Saturday, February 12, 2011

Once More With Feeling...

Writing in the “Ultra-Bourgeoisiology” Blog (HERE):

Smith appears to make some questionable assumptions in offering the theory of the invisible hand. The following passage encapsulates the problem:

'Every individual is continually exerting himself to find out the most advantageous employment for whatever capital he can command. It is his own advantage, indeed, and not that of the society, which he has in view. But the study of his own advantage naturally, or rather necessarily, leads him to prefer that employment which is most advantageous to the society.' (IV.2.4)

Assuming, however, that individuals are nonetheless predominately motivated by the particular configuration of self-interest that Smith has in mind, it is unclear whether the “society” to which advantage accrues is necessarily the immediate and “entire” society to which the individual belongs. It seems quite plausible that the benefits thus obtained might be concentrated in very few hands within a society. Do these beneficiaries represent the interests of society in general? Smith clearly privileges the total sum of “benefits,” but in this case there seems to be some ambiguity in the meaning of “benefit,” especially when some elements within society may actually experience substantial “losses” in the process.

… If Smith is right that society receives the greatest benefit even when every individual works to advance his own advantage, and if such a theory informs this egocentric modality, it seems that maximizing the public good is precisely the goal—why must it be hidden?”
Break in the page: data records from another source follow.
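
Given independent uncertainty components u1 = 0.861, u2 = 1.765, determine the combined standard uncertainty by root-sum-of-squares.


uc = sqrt(0.861^2 + 1.765^2)
uc = sqrt(3.856546)
uc = 1.9638

1.9638


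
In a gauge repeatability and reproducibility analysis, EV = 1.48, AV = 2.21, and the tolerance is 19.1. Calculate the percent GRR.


GRR = sqrt(EV^2 + AV^2) = sqrt(1.48^2 + 2.21^2) = 2.6597932
%GRR = GRR / tol * 100 = 2.6597932 / 19.1 * 100
%GRR = 13.9256

13.9256


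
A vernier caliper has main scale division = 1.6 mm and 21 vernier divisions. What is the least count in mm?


LC = MSD / n_div
= 1.6 / 21
= 0.0762

0.0762


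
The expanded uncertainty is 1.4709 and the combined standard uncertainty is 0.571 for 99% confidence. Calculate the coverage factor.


k = U / uc
k = 1.4709 / 0.571
k = 2.576

2.576


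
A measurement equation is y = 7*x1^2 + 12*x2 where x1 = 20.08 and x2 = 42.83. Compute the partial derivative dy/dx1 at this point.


y = 7*x1^2 + 12*x2
dy/dx1 = 2*7*x1
Evaluate at x1 = 20.08: c1 = 14 * 20.08
c1 = 281.1200

281.1200


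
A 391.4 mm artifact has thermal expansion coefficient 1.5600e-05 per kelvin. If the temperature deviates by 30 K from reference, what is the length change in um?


dL = L * alpha * dT
= 391.4 * 1.5600e-05 * 30
= 0.1831752 mm
dL_um = 0.1831752 * 1000 = 183.1752 um

183.1752


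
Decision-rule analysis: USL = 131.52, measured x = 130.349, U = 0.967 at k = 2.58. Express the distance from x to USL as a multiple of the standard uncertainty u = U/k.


u = U / k = 0.967 / 2.58 = 0.3748062
margin = |USL - x| = |131.52 - 130.349| = 1.171
z = margin / u = 1.171 / 0.3748062
z = 3.1243

3.1243


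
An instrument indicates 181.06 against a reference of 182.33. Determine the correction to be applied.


Correction = standard - reading
= 182.33 - 181.06
= 1.2700

1.2700


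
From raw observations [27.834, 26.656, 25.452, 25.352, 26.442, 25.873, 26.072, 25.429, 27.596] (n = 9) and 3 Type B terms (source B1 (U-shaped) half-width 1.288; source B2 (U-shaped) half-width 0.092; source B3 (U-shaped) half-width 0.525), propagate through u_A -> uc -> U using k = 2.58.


mean = (27.834 + 26.656 + 25.452 + 25.352 + 26.442 + 25.873 + 26.072 + 25.429 + 27.596) / 9 = 26.30066667
s = sqrt(sum((x - mean)^2)/(n-1)) = 0.92130546
u_A = s / sqrt(n) = 0.92130546 / sqrt(9) = 0.30710182
u_B1 = 1.288 / sqrt(2) = 0.91075353
u_B2 = 0.092 / sqrt(2) = 0.065053824
u_B3 = 0.525 / sqrt(2) = 0.37123106
uc = sqrt(0.30710182^2 + 0.91075353^2 + 0.065053824^2 + 0.37123106^2) = 1.0323895
U = k * uc = 2.58 * 1.0323895
U = 2.6636

2.6636


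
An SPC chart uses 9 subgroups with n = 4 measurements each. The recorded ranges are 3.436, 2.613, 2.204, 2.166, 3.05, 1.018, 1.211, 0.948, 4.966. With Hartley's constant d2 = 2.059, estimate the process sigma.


R_bar = (3.436 + 2.613 + 2.204 + 2.166 + 3.05 + 1.018 + 1.211 + 0.948 + 4.966) / 9
R_bar = 21.612 / 9 = 2.4013333
sigma_hat = R_bar / d2 = 2.4013333 / 2.059 = 1.1663

1.1663


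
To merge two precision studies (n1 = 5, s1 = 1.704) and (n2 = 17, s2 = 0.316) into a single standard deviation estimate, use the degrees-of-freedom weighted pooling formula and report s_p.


s_p = sqrt(((n1-1)*s1^2 + (n2-1)*s2^2) / (n1+n2-2))
numerator = (5-1)*1.704^2 + (17-1)*0.316^2 = 11.614464 + 1.597696 = 13.21216
denominator = 5 + 17 - 2 = 20
s_p^2 = 13.21216 / 20 = 0.660608
s_p = sqrt(0.660608) = 0.8128

0.8128


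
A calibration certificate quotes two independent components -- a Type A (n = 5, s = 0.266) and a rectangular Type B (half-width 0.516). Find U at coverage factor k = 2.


u_A = s / sqrt(n) = 0.266 / sqrt(5) = 0.11895882
u_B = half_width / sqrt(3) = 0.516 / sqrt(3) = 0.29791274
uc = sqrt(u_A^2 + u_B^2) = sqrt(0.11895882^2 + 0.29791274^2) = 0.32078529
U = k * uc = 2 * 0.32078529
U = 0.6416

0.6416


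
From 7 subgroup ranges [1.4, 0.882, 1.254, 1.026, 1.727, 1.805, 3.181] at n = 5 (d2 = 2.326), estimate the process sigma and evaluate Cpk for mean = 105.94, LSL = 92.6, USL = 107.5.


R_bar = (1.4 + 0.882 + 1.254 + 1.026 + 1.727 + 1.805 + 3.181) / 7 = 1.6107143
sigma = R_bar / d2 = 1.6107143 / 2.326 = 0.6924825
Cp = (USL - LSL)/(6*sigma) = (107.5 - 92.6)/(6*0.6924825) = 3.5861
Cpu = (107.5 - 105.94)/(3*0.6924825) = 0.7509
Cpl = (105.94 - 92.6)/(3*0.6924825) = 6.4213
Cpk = min(Cpu, Cpl) = 0.7509

0.7509


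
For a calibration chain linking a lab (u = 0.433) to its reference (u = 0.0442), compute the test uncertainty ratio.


TUR = u_lab / u_ref
= 0.433 / 0.0442
= 9.7964

9.7964


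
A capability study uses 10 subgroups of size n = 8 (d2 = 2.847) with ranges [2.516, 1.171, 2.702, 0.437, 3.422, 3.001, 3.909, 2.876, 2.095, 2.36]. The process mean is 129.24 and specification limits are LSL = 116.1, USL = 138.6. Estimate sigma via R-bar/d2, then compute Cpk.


R_bar = (2.516 + 1.171 + 2.702 + 0.437 + 3.422 + 3.001 + 3.909 + 2.876 + 2.095 + 2.36) / 10 = 2.4489
sigma = R_bar / d2 = 2.4489 / 2.847 = 0.8601686
Cp = (USL - LSL)/(6*sigma) = (138.6 - 116.1)/(6*0.8601686) = 4.3596
Cpu = (138.6 - 129.24)/(3*0.8601686) = 3.6272
Cpl = (129.24 - 116.1)/(3*0.8601686) = 5.0920
Cpk = min(Cpu, Cpl) = 3.6272

3.6272


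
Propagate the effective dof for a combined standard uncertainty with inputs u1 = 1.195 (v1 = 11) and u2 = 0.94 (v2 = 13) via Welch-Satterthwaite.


uc = sqrt(u1^2 + u2^2) = sqrt(1.195^2 + 0.94^2) = 1.5204029
v_eff = uc^4 / (u1^4/v1 + u2^4/v2)
= 1.5204029^4 / (1.195^4/11 + 0.94^4/13)
= 5.34361 / 0.24544447
v_eff = 21.7712

21.7712


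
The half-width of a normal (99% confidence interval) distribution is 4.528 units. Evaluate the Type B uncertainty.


u_B = half_width / 2.576
u_B = 4.528 / 2.576
u_B = 1.7578

1.7578


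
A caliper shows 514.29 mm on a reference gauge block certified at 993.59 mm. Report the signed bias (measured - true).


Systematic error = measured - true
= 514.29 - 993.59
= -479.3000

-479.3000


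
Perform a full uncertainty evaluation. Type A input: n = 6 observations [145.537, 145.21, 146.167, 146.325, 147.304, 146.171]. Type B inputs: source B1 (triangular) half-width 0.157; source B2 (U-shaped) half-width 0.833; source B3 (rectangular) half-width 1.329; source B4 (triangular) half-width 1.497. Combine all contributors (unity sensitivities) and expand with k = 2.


mean = (145.537 + 145.21 + 146.167 + 146.325 + 147.304 + 146.171) / 6 = 146.119
s = sqrt(sum((x - mean)^2)/(n-1)) = 0.72341883
u_A = s / sqrt(n) = 0.72341883 / sqrt(6) = 0.2953345
u_B1 = 0.157 / sqrt(6) = 0.064094982
u_B2 = 0.833 / sqrt(2) = 0.58901995
u_B3 = 1.329 / sqrt(3) = 0.76729851
u_B4 = 1.497 / sqrt(6) = 0.61114769
uc = sqrt(0.2953345^2 + 0.064094982^2 + 0.58901995^2 + 0.76729851^2 + 0.61114769^2) = 1.1834372
U = k * uc = 2 * 1.1834372
U = 2.3669

2.3669


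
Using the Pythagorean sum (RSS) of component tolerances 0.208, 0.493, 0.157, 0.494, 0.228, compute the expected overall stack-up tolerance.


RSS = sqrt(0.208^2 + 0.493^2 + 0.157^2 + 0.494^2 + 0.228^2)
= sqrt(0.606982)
= 0.7791

0.7791


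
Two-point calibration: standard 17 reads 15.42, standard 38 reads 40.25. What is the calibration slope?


slope = (y2 - y1) / (x2 - x1)
= (40.25 - 15.42) / (38 - 17)
= 24.8300 / 21
= 1.1824

1.1824


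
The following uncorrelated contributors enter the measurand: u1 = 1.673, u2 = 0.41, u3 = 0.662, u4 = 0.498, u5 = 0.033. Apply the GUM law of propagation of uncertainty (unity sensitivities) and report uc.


uc = sqrt(1.673^2 + 0.41^2 + 0.662^2 + 0.498^2 + 0.033^2)
uc = sqrt(3.654366)
uc = 1.9116

1.9116


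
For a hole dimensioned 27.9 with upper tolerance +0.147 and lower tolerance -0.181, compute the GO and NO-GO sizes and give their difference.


GO = nominal - lower_tol (smallest hole = maximum material condition)
GO = 27.9 - 0.181 = 27.719
NO-GO = nominal + upper_tol (largest hole = least material condition)
NO-GO = 27.9 + 0.147 = 28.047
spread = NO-GO - GO = 28.047 - 27.719 = 0.3280

0.3280


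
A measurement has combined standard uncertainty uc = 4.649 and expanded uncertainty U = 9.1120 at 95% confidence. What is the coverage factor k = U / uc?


k = U / uc
k = 9.1120 / 4.649
k = 1.96

1.96


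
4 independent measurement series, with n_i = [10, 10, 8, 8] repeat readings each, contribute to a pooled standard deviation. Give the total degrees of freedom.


nu = sum_i (n_i - 1)
nu = ((10 - 1) + (10 - 1) + (8 - 1) + (8 - 1))
nu = 9 + 9 + 7 + 7
nu = 32

32


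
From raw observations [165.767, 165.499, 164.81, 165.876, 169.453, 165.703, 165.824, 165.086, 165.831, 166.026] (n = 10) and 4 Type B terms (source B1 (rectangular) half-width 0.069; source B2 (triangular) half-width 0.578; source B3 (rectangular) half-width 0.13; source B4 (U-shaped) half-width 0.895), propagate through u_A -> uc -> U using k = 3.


mean = (165.767 + 165.499 + 164.81 + 165.876 + 169.453 + 165.703 + 165.824 + 165.086 + 165.831 + 166.026) / 10 = 165.9875
s = sqrt(sum((x - mean)^2)/(n-1)) = 1.2755056
u_A = s / sqrt(n) = 1.2755056 / sqrt(10) = 0.40335029
u_B1 = 0.069 / sqrt(3) = 0.039837169
u_B2 = 0.578 / sqrt(6) = 0.23596751
u_B3 = 0.13 / sqrt(3) = 0.075055535
u_B4 = 0.895 / sqrt(2) = 0.63286057
uc = sqrt(0.40335029^2 + 0.039837169^2 + 0.23596751^2 + 0.075055535^2 + 0.63286057^2) = 0.79126794
U = k * uc = 3 * 0.79126794
U = 2.3738

2.3738


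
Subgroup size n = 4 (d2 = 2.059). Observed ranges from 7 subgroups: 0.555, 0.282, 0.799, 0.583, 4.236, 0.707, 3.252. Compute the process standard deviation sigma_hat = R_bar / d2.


R_bar = (0.555 + 0.282 + 0.799 + 0.583 + 4.236 + 0.707 + 3.252) / 7
R_bar = 10.414 / 7 = 1.4877143
sigma_hat = R_bar / d2 = 1.4877143 / 2.059 = 0.7225

0.7225


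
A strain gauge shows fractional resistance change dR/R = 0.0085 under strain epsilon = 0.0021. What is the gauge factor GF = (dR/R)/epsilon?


GF = (dR/R) / epsilon
= 0.0085 / 0.0021
= 4.0476

4.0476


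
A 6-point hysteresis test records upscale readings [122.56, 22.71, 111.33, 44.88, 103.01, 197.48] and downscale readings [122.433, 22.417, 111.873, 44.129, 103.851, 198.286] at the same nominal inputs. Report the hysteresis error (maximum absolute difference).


|122.56 - 122.433| = 0.1270
|22.71 - 22.417| = 0.2930
|111.33 - 111.873| = 0.5430
|44.88 - 44.129| = 0.7510
|103.01 - 103.851| = 0.8410
|197.48 - 198.286| = 0.8060
hysteresis = max(diffs) = 0.8410

0.8410


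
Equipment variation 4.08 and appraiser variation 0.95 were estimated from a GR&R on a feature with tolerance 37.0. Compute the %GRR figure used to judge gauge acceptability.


GRR = sqrt(EV^2 + AV^2) = sqrt(4.08^2 + 0.95^2) = 4.1891407
%GRR = GRR / tol * 100 = 4.1891407 / 37.0 * 100
%GRR = 11.3220

11.3220


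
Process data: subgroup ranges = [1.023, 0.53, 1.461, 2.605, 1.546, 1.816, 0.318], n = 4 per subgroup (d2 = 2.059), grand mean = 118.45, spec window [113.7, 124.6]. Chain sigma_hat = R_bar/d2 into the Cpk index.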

I made the following comments on the Ultra-Bourgeoisiology” Blog:

“Adam Smith did not have a "theory" of "an invisible hand". That was an idea invented by modern economists from the 1950s. Smith used '"an invisible hand" as a metaphor in Wealth Of Nations (Book IV, chapter 2, p 456) for some, but not all, merchants, who were concerned with the security of trading with foreign countries or the colonies, and, therefore, preferred to trade "domestically".

It was their concern for their own security that 'led them' to invest in "domestick" industry, which Smith correctly noted added to "domestick annual revenue and employment" - a purely limited arithmetic outcome (the whole is the sum of its parts) - which Smith believed was a public benefit. The idea that this was a general benefit across all participants to the same degree was invented by, among others, Paul Samuelson in his Economics text, 1948, p 36, and in theories of General Equilibrium.
The author quoted a few lines from paragraph 9 and missed the particular and limited meaning Smith gave to it, as well as ignored the previous 8 paragraphs in which Smith makes clear his meaning. Metaphors express "in a more striking and interesting manner" their "objects" (see Adam Smith's own "Lectures in Rhetoric and Belles Lettres" [1763] 1983, p 29.”

I should have added that market prices are not invisible – it evident that they are very visible – and the metaphor cannot therefore refer to a “theory of markets”. The relative insecurity of market participants is invisible, which, on this occasion, is the object of the metaphor.